C. The course of disease is characterized by gradual onset and continuing decline.
D. The cognitive deficits are not due to any of the following:
- Other central nervous system conditions that cause progressive deficits in memory and cognition
- Systemic conditions that are known to cause dementia
- Substance-induced conditions
E. The deficits do not occur exclusively during the course of a delirium.
F. The disturbance is not better accounted for by another DSM-IV Axis I disorder (ie, a clinical disorder).
Clinical laboratory testing can also be used to support the findings from the criteria based neuropsychologic testing methods. These include blood tests to check for vitamin deficiency, nutritional content, liver enzyme levels and thyroid hormone levels to rule out any conditions related to their deficiencies.
Imaging techniques like Magnetic Resonance Testing (MRI) and Computed Tomography scanning (CT scans) can be useful in determining early phases of AD provided testing is done at the right time. Brain imaging and scanning techniques like Positron Emission Tomography, using a suitable imaging agent to view the plaques and tangles (eg: florbetapir F 18, flutemetamol F18,etc.) are the most reliable techniques to screen and detect signs of AD in patients. Electroencephalography (EEG) is referred to only in case of distinguishing against particular conditions, like prion related diseases. A lumbar puncture can be done in a few cases to determine the CSF levels of Tau and Aβ proteins.
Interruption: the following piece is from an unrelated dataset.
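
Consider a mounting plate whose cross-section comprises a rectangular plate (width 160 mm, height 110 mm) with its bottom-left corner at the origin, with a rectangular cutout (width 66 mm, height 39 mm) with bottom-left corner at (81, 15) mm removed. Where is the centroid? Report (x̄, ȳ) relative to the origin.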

As far as treating Alzheimer’s Disease is concerned, there are only symptomatic treatments available till date as scientists continue to dig deep into the mysteries of this neurodegenerative disorder to formulate possible therapeutic agents.
The use of cholinesterase inhibitors (ChEIs: Donepezil, Rivastigmine, Galantamine) and partial N-methyl-D-aspartate (NMDA) antagonists, modulators of increased synthesis of neurotransmitters like Acetylcholine or Glutamate can be used to slow down the process of cognitive impairment. Used mostly to treat the condition in its early stages, ChEIs have been found to be useful in treating the advanced form of the disease as well. However pulmonary and hepatic toxicity issues have been reported in patients with co-morbidities, hence a thorough knowledge of the patient’s health issues must be kept in mind. On the other hand, NMDA have been used successfully to lower the calcium ion influx and hence restore protein synthesis and processing in the brain. The most common NMDA used is memantine (Namenda, Namenda XR), an FDA approved drug, which can be used in combination with ChEIs to treat the advanced stages of the disease.
Major classes of medications to act on behavioral instabilities in advanced stages of the disease include anti-depressants, anxiolytics, beta-blockers, neuroepileptic and antiepileptic drugs and beta-blockers. However, these are only accessory medications with limited efficiencies.
Supportive nutritional and psychotic help is provided by the caregiver, who plays a vital role in keeping up with the emotional outbursts of the patient. A healthy and disciplined lifestyle is always necessary to keep up with any condition, and Alzheimer’s is no exception. Regular visits to the physician are necessary to keep a check on the progress of improvement in condition.
Research carried out these days focus mostly on the pathologic and biochemical pathways which are thought to be affected during AD, and one can only hope for a sure-shot therapeutic intervention, soon to be formulated, to cope up with this rapidly growing socio-economic health burden that is Alzheimer’s.